B. İlk Derece Mahkemesince Bozmaya Uyularak Verilen Karar
İlk Derece Mahkemesinin yukarıda tarih ve sayısı belirtilen kararıyla; kadın lehine aylık 3.500,00 TL yoksulluk nafakasına, nafakaya ÜFE oranında artış uygulanmasına, kadın lehine 225.000,00 TL manevî tazminata karar verilmiştir.
VI. TEMYİZ
A. Temyiz Yoluna Başvuranlar
İlk Derece Mahkemesinin yukarıda belirtilen kararına karşı süresi içinde davalı- karşı davacı erkek vekili temyiz isteminde bulunmuştur.
B. Temyiz Sebepleri
Davalı- karşı davacı erkek vekili temyiz dilekçesinde özetle; kadının yüksek gelirle sigortalı olarak çalıştığını, aracı ve lüks semtte taşınmazları olduğunu, yoksulluğa düşmediği gibi ekonomik durumunun çok iyi olduğunu, erkeğin ise annesi,babası ve çocukları ile yaşadığını ve kardeşine ait işyerinde maaşlı çalıştığını, bu durumda nafaka miktarının fahiş olduğunu, erkeğin kusurlarının kadın tarafından affedildiğini, kadın lehine hükmedilen tazminat miktarlarının da fahiş olduğunu, kadının zenginleşmesine yol açacak nitelikte olduğunu ileri sürerek; kusur belirlemesi, tedbir ve yoksulluk nafakası, maddî ve manevî tazminat yönünden temyiz yoluna başvurmuştur.
C. Gerekçe
1. Uyuşmazlık ve Hukuki Nitelendirme
Uyuşmazlık, kadın lehine hükmedilen manevî tazminatın ve yoksulluk nafakasının miktarının dosya kapsamına ve hakkaniyete uygun olup olmadığı, bozma kapsamı dışında kalarak kesinleşen kusur belirlemesine, tedbir nafakasına ve maddî tazminata yönelik temyiz itirazlarının incelenip incelenmeyeceği noktasında toplanmaktadır.
2. İlgili Hukuk
6100 sayılı Kanunu'nun 369 uncu maddesinin birinci fıkrası ile 370 ve 371 inci maddeleri; 4721 sayılı Türk Medeni Kanunu'nun (4721 sayılı Kanun) 4 üncü maddesi,174 üncü maddesinin ikinci fıkrası, 175 inci maddesi; 6098 sayılı Kanunu'nun 50 nci maddesi, 51 inci maddesi.
3. Değerlendirme
1.Temyiz olunan nihai kararların bozulması 6100 sayılı Kanun'un 371 inci maddesinde yer alan sebeplerden birinin varlığı hâlinde mümkündür.
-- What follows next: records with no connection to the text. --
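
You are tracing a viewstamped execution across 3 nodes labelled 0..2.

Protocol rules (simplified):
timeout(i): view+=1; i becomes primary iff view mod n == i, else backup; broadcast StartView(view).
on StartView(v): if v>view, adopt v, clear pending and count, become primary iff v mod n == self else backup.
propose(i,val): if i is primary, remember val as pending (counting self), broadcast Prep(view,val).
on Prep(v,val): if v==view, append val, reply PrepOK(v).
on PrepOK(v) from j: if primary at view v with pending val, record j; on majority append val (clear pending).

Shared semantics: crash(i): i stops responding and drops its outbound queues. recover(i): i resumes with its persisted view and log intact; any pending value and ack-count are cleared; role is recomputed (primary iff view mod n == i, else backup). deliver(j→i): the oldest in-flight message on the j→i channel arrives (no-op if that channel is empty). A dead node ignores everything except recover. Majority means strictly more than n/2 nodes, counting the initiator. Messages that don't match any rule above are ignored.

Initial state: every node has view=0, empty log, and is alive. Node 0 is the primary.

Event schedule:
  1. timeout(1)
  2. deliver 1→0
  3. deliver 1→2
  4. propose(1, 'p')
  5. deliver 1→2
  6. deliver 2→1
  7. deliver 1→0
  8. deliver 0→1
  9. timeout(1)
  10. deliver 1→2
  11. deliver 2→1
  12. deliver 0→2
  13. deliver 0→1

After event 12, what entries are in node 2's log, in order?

p

e1 timeout(1): 1[prim,v=1,-]
e2 deliver 1→0: 0[back,v=1,-]
e3 deliver 1→2: 2[back,v=1,-]
e4 propose(1,'p'): ·
e5 deliver 1→2: 2[back,v=1,p]
e6 deliver 2→1: 1[prim,v=1,p]
e7 deliver 1→0: 0[back,v=1,p]
e8 deliver 0→1: ·
e9 timeout(1): 1[back,v=2,p]
e10 deliver 1→2: 2[prim,v=2,p]
e11 deliver 2→1: ·
e12 deliver 0→2: ·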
2. Temyizen incelenen İlk Derece Mahkemesi kararının bozmaya uygun olduğu kararda ve kararın gerekçesinde hukuk kurallarının somut olaya uygulanmasında, delillerin takdirinde bir isabetsizlik bulunmadığı, bozmanın kapsamı dışında kalarak kesinleşmiş olan yönlere ilişkin temyiz itirazlarının incelenmesinin artık mümkün olmadığı gibi bozmaya uyulmakla karşı taraf yararına kazanılmış hak oluşturan yönlerin de yeniden incelenmesinin hukuken mümkün olmadığı anlaşılmakla; temyiz dilekçesinde ileri sürülen nedenler kararın bozulmasını gerektirecek nitelikte görülmemiştir.
VII. KARAR
Açıklanan sebeple;
Davalı- karşı davacı erkek vekilinin yerinde görülmeyen tüm temyiz itirazlarının reddi ile usul ve kanuna uygun olan kararın ONANMASINA,
Aşağıda yazılı temyiz giderinin temyiz edene yükletilmesine,
Dosyanın İlk Derece Mahkemesine gönderilmesine,
01.11.2023 tarihinde oy birliğiyle karar verildi.